A 400-year-old prayer book that once belonged to Fr John Huddleston, a priest who helped save the life of King Charles II, in the 1600s, is now on public display near Wolverhampton. It’s believed it could have been used to convert the former king on his deathbed.
Fr Huddleston was a Benedictine priest who lived at Moseley Old Hall with the Catholic Whitgreave family and served as their chaplain
After losing to the Roundheads at Worcester, Charles fled to Boscobel House in Shropshire and later arrived at Moseley Old Hall, where he sought refuge and the location to which the book will now return, more than 360 years later.
Fr Huddleston helped Charles hide in his first-floor room and a priest hole when armed soldiers arrived at the house. It is likely that Charles consulted books in Huddleston's library during his stay, including the copy of the Missale Romanum now in the hands of the National Trust.
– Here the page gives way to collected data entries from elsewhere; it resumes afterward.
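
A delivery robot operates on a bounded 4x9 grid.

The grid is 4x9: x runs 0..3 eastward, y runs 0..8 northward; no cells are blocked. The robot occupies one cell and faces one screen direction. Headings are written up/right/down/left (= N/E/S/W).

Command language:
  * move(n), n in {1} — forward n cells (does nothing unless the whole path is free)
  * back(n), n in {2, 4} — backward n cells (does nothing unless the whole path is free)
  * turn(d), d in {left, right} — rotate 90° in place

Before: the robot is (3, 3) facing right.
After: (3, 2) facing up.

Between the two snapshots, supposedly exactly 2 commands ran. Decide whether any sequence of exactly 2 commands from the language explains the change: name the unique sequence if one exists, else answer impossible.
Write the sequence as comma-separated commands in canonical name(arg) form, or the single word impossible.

every 2-command combo misses the target.

impossible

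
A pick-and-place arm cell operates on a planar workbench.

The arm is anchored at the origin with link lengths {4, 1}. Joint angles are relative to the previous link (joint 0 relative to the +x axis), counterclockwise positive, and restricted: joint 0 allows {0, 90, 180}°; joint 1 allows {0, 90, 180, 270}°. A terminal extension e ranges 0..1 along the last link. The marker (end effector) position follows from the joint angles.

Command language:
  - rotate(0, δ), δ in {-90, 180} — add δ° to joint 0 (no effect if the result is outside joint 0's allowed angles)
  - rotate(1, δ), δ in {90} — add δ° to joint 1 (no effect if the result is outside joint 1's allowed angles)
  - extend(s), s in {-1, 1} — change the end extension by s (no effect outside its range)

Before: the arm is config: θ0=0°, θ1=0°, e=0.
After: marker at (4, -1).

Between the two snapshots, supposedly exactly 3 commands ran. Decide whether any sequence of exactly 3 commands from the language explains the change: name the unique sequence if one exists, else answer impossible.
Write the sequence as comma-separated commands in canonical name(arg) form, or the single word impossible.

begin: config: θ0=0°, θ1=0°, e=0
t=1 rotate(1, 90) ⇒ config: θ0=0°, θ1=90°, e=0
t=2 rotate(1, 90) ⇒ config: θ0=0°, θ1=180°, e=0
t=3 rotate(1, 90) ⇒ config: θ0=0°, θ1=270°, e=0
no other 3-command option fits: unique.

rotate(1, 90), rotate(1, 90), rotate(1, 90)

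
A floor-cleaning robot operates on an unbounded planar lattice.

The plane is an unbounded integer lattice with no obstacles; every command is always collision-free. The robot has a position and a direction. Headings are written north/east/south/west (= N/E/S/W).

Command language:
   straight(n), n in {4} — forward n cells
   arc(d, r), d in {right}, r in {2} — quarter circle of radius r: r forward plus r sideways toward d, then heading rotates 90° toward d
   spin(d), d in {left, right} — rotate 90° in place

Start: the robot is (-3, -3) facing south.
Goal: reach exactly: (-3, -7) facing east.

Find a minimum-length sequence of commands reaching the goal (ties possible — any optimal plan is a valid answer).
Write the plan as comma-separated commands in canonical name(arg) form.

straight(4), spin(left)

from: (-3, -3) facing south
step 1 (straight(4)): (-3, -7) facing south
step 2 (spin(left)): (-3, -7) facing east
nothing shorter than 2 reaches the goal.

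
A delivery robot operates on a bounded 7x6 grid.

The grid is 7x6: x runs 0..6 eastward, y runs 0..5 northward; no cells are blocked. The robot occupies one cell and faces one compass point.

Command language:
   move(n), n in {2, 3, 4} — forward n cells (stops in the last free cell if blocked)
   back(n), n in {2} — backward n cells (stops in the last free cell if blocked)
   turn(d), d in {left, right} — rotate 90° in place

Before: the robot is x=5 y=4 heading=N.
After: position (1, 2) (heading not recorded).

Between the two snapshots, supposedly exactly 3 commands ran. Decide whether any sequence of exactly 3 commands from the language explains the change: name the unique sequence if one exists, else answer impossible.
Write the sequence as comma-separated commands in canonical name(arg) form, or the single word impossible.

back(2), turn(left), move(4)

key: running move(4) before back(2) would end elsewhere — order is forced
from: x=5 y=4 heading=N
1. back(2) → x=5 y=2 heading=N
2. turn(left) → x=5 y=2 heading=W
3. move(4) → x=1 y=2 heading=W
uniquely the one of 216 3-step routes that fits.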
Following nine years of exile and the restoration of the Monarchy in 1660, Charles made Huddleston chaplain to his Catholic mother, Queen Henrietta Maria, and later his wife, Catherine of Braganza. When Charles lay dying in 1685, he summoned Fr Huddleston to hear his confession and administer the Eucharist.
The trust acquired the book at auction.
The missal has joined a collection that includes portraits of Thomas Whitgreave, the owner of the hall at the time, and a letter from King Charles II thanking a local woman for helping him escape to France.